Movie review by Greg Carlson
Edgar Wright capitalizes on his cult status as an expert craftsman of clever, pop culture-referencing entertainment with “Scott Pilgrim vs. the World,” a bubblegum fantasy of young adulthood adapted from Bryan Lee O’Malley’s illustrated saga. Blending video game culture, garage rock music, and the manga-inspired style of O’Malley’s fetching drawings, Wright takes to heart and makes good on the original’s trio of back cover bookstore genre classifiers: comedy/action/romance. Wright embraces the importance of all three designations with rapturous color and knockout wit, transforming “Scott Pilgrim vs. the World” into one of the year’s most welcome and inventive releases.
Michael Cera, who has already played movie incarnations of literary protagonists in “Youth in Revolt” and “Nick and Norah’s Infinite Playlist,” makes a convincing Scott Pilgrim, the self-absorbed, often clueless, un- or under-employed Toronto-dwelling Sex Bob-omb bass player, whose innocent but questionable relationship with teenage fan Knives Chau (Ellen Wong) complicates the intense attraction Pilgrim feels toward the literal girl of his dreams, Ramona Flowers (Mary Elizabeth Winstead). Ramona, a rollerblading Amazon.ca package courier, agrees to date Scott provided he can defeat her seven evil exes, a challenge that provides Pilgrim with a metaphoric quest toward maturity, self-discovery, and perhaps a grain of responsibility.

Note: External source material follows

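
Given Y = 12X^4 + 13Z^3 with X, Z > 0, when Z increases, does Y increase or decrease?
Y increases

Taking the partial derivative:
∂Y/∂Z = 39Z^2

∂Y/∂Z = 39Z^2 > 0 (assuming positive values)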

In the books as well as the movie, the point of view is filtered so strongly through the title character that magic realism scarcely begins to describe the manner in which Scott’s headspace traverses the actual and the imagined. Wright latches on to the conceit with confidence, presenting a graphically and sonically enhanced dreamscape that effectively charts the emotional terrain of youthful experience (Scott and Ramona’s first date is gorgeously rendered). Defeatist sourpusses will gripe that Pilgrim’s ego, his paralyzing inaction – which looms large between battles with evil exes – and his outright thoughtlessness impede the pathway to likeability, but Scott is deliberately defined by his solipsism and the glow of his highly unreliable narration.
Distilling the non-negotiable portions of O’Malley’s six-volume series into a single feature film understandably necessitated sizable cuts and conflations, and the most hardcore followers will mourn the absence of Lisa Miller and Mr. Chau, the reduced importance of key supporting players (especially Kim Pine), and the remixing, re-imagining, and re-staging of several of the mortal combat confrontations. Wright wisely opts to jettison as much expository material as possible, inviting viewers to dive into the Pilgrim universe without need of explanation for the rules that govern Scott’s consciousness. As a result, the movie diminishes the book’s emphasis on subspace, an alternate dimension used as a shortcut or hiding place that can be accessed through portals like doors and shoulder bags.
“Scott Pilgrim vs. the World” has been attacked for failing to appeal to a wide range of moviegoers, but Wright leaves plenty of room for curious viewers of any gender who don’t spend much (or any) time playing video games. Even though Ramona is Princess Peach to Scott’s Mario, Winstead guarantees that her character gives as good as she gets, resisting to some degree the most limiting features of the damsel in distress. The side-scrolling chassis upon which the plot is engineered presents Ramona as an object to be won, but both O’Malley and Wright make certain the female characters fight with the same degree of martial skill as the boys, and Ramona surpasses Scott’s brainpower and matches his sense of humor (Scott: Hey, you know Pac-Man? Ramona: I know of him). See it or risk exploding into a shower of coins.
This review was also published in the High Plains Reader the week of 8/16/10.